There are times of the year, of course, when it’s acceptable to be tired. In those heavy volume blocks, your body feels like lead. You drag yourself down the road, exhausted, until finally your body wakes up and responds, albeit sluggishly, to the activity and gives you some endorphins. Four hours later, you finish your workout, gingerly peel the gloves off your blisters, and eat. God, do you eat. It is times like this that you wonder, am I overtrained? Have I put myself into a hole that I can’t climb out of? And then, as you lower the volume and increase the intensity, it’s as if your body is springing back, feeling better and better as you feel more and more rested and recovered and sharp. And when you get that one race, that one perfect race, where it almost doesn’t hurt, and yet you’re flying, you know it was all worth it. This sort of peak doesn’t happen with the “run hard every day” approach.

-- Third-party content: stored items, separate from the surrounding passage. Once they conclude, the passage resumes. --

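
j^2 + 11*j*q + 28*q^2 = (j + 4*q)*(j + 7*q)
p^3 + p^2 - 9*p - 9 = (p - 3)*(p + 1)*(p + 3)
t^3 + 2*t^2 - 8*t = t*(t - 2)*(t + 4)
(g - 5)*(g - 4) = g^2 - 9*g + 20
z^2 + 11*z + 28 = (z + 4)*(z + 7)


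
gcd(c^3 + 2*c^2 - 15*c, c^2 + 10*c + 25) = c + 5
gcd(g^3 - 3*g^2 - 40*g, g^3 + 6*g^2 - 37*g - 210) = g + 5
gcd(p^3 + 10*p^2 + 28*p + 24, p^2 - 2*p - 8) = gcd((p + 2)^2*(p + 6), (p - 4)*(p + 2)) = p + 2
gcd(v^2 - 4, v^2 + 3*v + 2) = v + 2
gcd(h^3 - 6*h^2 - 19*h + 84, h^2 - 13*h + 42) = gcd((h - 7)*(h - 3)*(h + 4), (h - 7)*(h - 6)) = h - 7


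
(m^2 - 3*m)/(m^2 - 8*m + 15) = m/(m - 5)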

The hardest part (says I) is getting up in the mornings at the crack of dawn, particularly after daylight saving’s hits. As you’re lying there in bed at 5:30am in the pitch black wishing with all your heart that you didn’t have to get up, you know that your competitors are out there, training, trying to defeat you before you even get to the start line. So you stagger out of bed, get out the door, and find yourself enjoying the brisk morning and the silence of the pre-dawn, as you get to work becoming a better skier.

So no pain, no gain? I think plenty of pain happens on the path to see gain, if in a different sense perhaps than the original intent of that phrase. I don’t know too many elite skiers who aren’t battling some sort of overuse injury. There are times when your body just aches from what you put it through. And racing brings pain to a whole new meaning. Does all this lead to gain? I think so. It makes you tough. After spending enough time hillbounding in the dark in a cold November rain, you feel pretty invincible. After getting up early for two weeks in a row during a volume block, you feel pretty invincible. After sweating through that last interval in July heat, you feel pretty invincible. And when you stand there on the start line, surrounded by people who on paper are much better skiers than you are, you draw on those past experiences where you felt tough, and it no longer matters that they have better skiing resumes. You know you can hurt; you’re confident in that ability, and that is what brings about a good race.

4 comments:

Colin R said...

I was debating making fun of you for sounding like Pete V, but I ended up pretty motivated by the end of that. Kudos.

josh said...

It all makes sense why I suck now. When my alarm goes off at 5:30am my thought process is not "my competitors are out there doing it". instead it is "F this, im going back to bed". hehe.

Jess said...

Heh, I was thinking Vordenberg too.

Very inspiring Alex!

Alex said...

Thats probably because everything I know about skiing comes from Tracey, who went to school with Pete, so they probably talk similarly. Or, I just have aspirations to be the next Pete V. I better start waxing skis.